I successfully upgraded my two relays. The BP refuses to start.
Below is the output of sudo systemctl status cnode
cnode.service - Cardano Node
Loaded: loaded (/etc/systemd/system/cnode.service; enabled; vendor preset: enabled)
Active: activating (auto-restart) (Result: exit-code) since Sat 2022-03-26 09:02:25 EDT; 4s ago
Process: 62076 ExecStart=/bin/bash -l -c exec /opt/cardano/cnode/scripts/cnode.sh (code=exited, status=1/FAILURE)
Main PID: 62076 (code=exited, status=1/FAILURE)
I see the following in the output of journalctl -u cnode -f -o cat:
The KES key provided at:
"/opt/cardano/cnode/priv/pool/ADALF1/hot.skey" does not match the KES key specified in the operational certificate at:
did u uploaded some files to the node?
No, i didn’t upload anything. Rotated keys on January 7 and the node worked fine before the update.
go to ADALF1 folder and type ls -l and check the dates and the files
Here is the content of /opt/cardano/cnode/priv/pool/ADALF1
Jan 7 14:18 cold.counter
Jan 11 18:58 cold.skey.gpg
Jan 7 14:18 cold.vkey
Oct 19 18:37 hot.skey
Oct 19 18:37 hot.vkey
Jan 7 14:18 kes.skey
Oct 19 18:37 kes.start
Jan 7 14:18 kes.vkey
Jan 7 14:18 op.cert
Nov 16 11:02 pool.cert
Nov 16 11:02 pool.config
Oct 19 18:37 pool.id
Oct 19 18:37 pool.id-bech32
Nov 16 11:02 poolmeta.json
Jan 7 14:18 vrf.skey
Jan 7 14:18 vrf.vkey
It tries to use a pretty old
hot.skey instead of the new
kes.skey. @Alexd1985, where in the configuration files is that set?
go to cntools - pool - rotate and restart the node
before type cat cold.counter and check the counter…
"description": "Next certificate issue number: 1",
./cntools.sh -o gives me this:
** WARNING **
Pool ADALF1 in need of KES key rotation
Keys expired! : 69d 00:00:00 ago
press any key to proceed ..
I will rotate the keys again but can you explain the root cause of this issue? Did i do something wrong the last time i rotated the keys? Is it a cnode defect?
U are receiving that warning because the node didn’t started as a Producer (KES expired)… I don’t know… perhaps they upgraded the scripts/cntools and from now on it will not let u start the node if u are using wrong files… which is awesome
I believe you are using an old file… try to rotate the KES then check inside the ADALF1 folder (ls -l) if the date changed/renewed also for hot.skey
Before this modify to 2 and save the file (Next certificate issue number: 2)
I would guess that before the upgrade you had changed the default location for your keys from
kes.* in the
And after the upgrade it is using the standard location again.
(Which also means that you wouldn’t need to rotate again if you just uncomment and change these two lines in
kes.skey. Just needs to be remembered that there is something non-default.)

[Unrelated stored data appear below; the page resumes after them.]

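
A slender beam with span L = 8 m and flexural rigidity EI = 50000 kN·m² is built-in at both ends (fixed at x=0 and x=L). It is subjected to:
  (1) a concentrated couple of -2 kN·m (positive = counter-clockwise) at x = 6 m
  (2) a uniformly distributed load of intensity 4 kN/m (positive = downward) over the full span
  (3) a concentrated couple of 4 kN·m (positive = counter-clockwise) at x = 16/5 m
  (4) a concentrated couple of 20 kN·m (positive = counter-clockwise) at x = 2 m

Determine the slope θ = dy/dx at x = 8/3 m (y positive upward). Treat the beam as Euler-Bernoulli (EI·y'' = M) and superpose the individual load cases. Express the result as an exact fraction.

θ(8/3) = -4079/50625000 rad

Load 1 — applied couple M₀=-2 kN·m at a=6 m (b=L-a=2):
  θ_1 = (R_Ax²/2 - M_Ax)/EI  [x≤a] with R_A=-9/32, M_A=-5/8 = ((-9/32)·(8/3)²/2 - (-5/8)·(8/3))/50000 = 1/75000 rad
Load 2 — uniform load w=4 kN/m over full span:
  θ_2 = -wx(L-x)(L-2x)/(12EI) = -4·(8/3)·(8-(8/3))·(8-2·(8/3))/(12·50000) = -64/253125 rad
Load 3 — applied couple M₀=4 kN·m at a=16/5 m (b=L-a=24/5):
  θ_3 = (R_Ax²/2 - M_Ax)/EI  [x≤a] with R_A=18/25, M_A=12/25 = ((18/25)·(8/3)²/2 - (12/25)·(8/3))/50000 = 2/78125 rad
Load 4 — applied couple M₀=20 kN·m at a=2 m (b=L-a=6):
  θ_4 = (R_Ax²/2 - M_Ax - M₀(x-a))/EI  [x>a] with R_A=45/16, M_A=-15/4 = ((45/16)·(8/3)²/2 - (-15/4)·(8/3) - 20·((8/3)-2))/50000 = 1/7500 rad
Superposition: θ = Σ θ_i = -4079/50625000 rad ≈ -0.000081 rad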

these lines should not be uncommented if u are using the default configuration, only the
Yes, but the question was:
Having fiddled with the
env file in the past is a strong candidate for this root cause.
Those two lines are commented and i will leave them commented. I only changed the POOL_NAME.

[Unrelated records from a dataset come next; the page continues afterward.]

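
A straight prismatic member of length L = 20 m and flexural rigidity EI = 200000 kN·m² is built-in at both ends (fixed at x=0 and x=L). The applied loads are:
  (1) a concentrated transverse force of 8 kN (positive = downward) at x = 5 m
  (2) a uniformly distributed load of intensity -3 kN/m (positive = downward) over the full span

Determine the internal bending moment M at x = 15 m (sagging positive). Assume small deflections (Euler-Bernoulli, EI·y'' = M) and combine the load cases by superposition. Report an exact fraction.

Load 1 — point force P=8 kN at a=5 m (b=L-a=15):
  M_1 = Pa²(a+3b)(L-x)/L³ - Pa²b/L²  [x>a] = 8·5²·(5+3·15)·(20-15)/20³ - 8·5²·15/20² = -5/4 kN·m
Load 2 — uniform load w=-3 kN/m over full span:
  M_2 = wLx/2 - wL²/12 - wx²/2 = (-3)·20·15/2 - (-3)·20²/12 - (-3)·15²/2 = -25/2 kN·m
Superposition: M = Σ M_i = -55/4 kN·m ≈ -13.750000 kN·m

M(15) = -55/4 kN·m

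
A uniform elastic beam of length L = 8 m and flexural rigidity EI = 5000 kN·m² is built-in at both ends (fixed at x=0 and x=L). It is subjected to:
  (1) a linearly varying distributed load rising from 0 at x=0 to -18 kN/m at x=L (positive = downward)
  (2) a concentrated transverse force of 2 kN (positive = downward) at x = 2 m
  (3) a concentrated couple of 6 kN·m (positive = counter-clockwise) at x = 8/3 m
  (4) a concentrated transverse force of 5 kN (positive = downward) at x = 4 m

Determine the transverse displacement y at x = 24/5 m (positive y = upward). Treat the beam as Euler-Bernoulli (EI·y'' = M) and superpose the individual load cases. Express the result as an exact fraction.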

I can feel the happy end - the node started and is synchronizing now.
Not all keys are updated, though. Is it an issue?
Mar 26 11:26 cold.counter*
Mar 26 11:23 cold.skey*
Jan 7 14:18 cold.vkey*
Mar 26 11:26 hot.skey*
Mar 26 11:26 hot.vkey*
Jan 7 14:18 kes.skey*
Mar 26 11:26 kes.start*
Jan 7 14:18 kes.vkey*
Mar 26 11:26 op.cert*
Nov 16 11:02 pool.cert*
Nov 16 11:02 pool.config*
Oct 19 18:37 pool.id*
Oct 19 18:37 pool.id-bech32*
Nov 16 11:02 poolmeta.json*
Jan 7 14:18 vrf.skey*
Jan 7 14:18 vrf.vkey*
Forgot to ask. Is the Rotate option a new one?

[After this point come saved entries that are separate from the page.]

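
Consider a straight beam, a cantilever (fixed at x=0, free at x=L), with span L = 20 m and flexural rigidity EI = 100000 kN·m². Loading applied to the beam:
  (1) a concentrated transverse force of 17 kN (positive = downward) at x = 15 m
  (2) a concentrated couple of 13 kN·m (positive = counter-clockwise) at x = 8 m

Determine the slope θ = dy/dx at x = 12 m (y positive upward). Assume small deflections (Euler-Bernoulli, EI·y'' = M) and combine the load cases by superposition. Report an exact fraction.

Load 1 — point force P=17 kN at a=15 m (b=L-a=5):
  θ_1 = -Px(2a-x)/(2EI)  [x≤a] = -17·12·(2·15-12)/(2·100000) = -459/25000 rad
Load 2 — applied couple M₀=13 kN·m at a=8 m (b=L-a=12):
  θ_2 = M₀a/EI  [x>a] = 13·8/100000 = 13/12500 rad
Superposition: θ = Σ θ_i = -433/25000 rad ≈ -0.017320 rad

θ(12) = -433/25000 rad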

Back in January I used some elaborate multistep instruction to rotate keys using cardano-cli. That may have caused the hot.* vs kes.* confusion.
If you used something else than cntools, that is very, very likely. Mixing methods will always give confusion. The filenames are not prescribed/standardised by
cardano-node itself, but each helper project and guide decides on their own way of organising things.
So, not having the keys that cntools doesn’t know or care about updated in this round is also not an issue.
As u can see also the hot.skey was renewed… so I believe u used a wrong file… this must be… now the scripts are checking the hot.skey before to start the node
Took over an hour to sync but it’s running fine. Thank you both!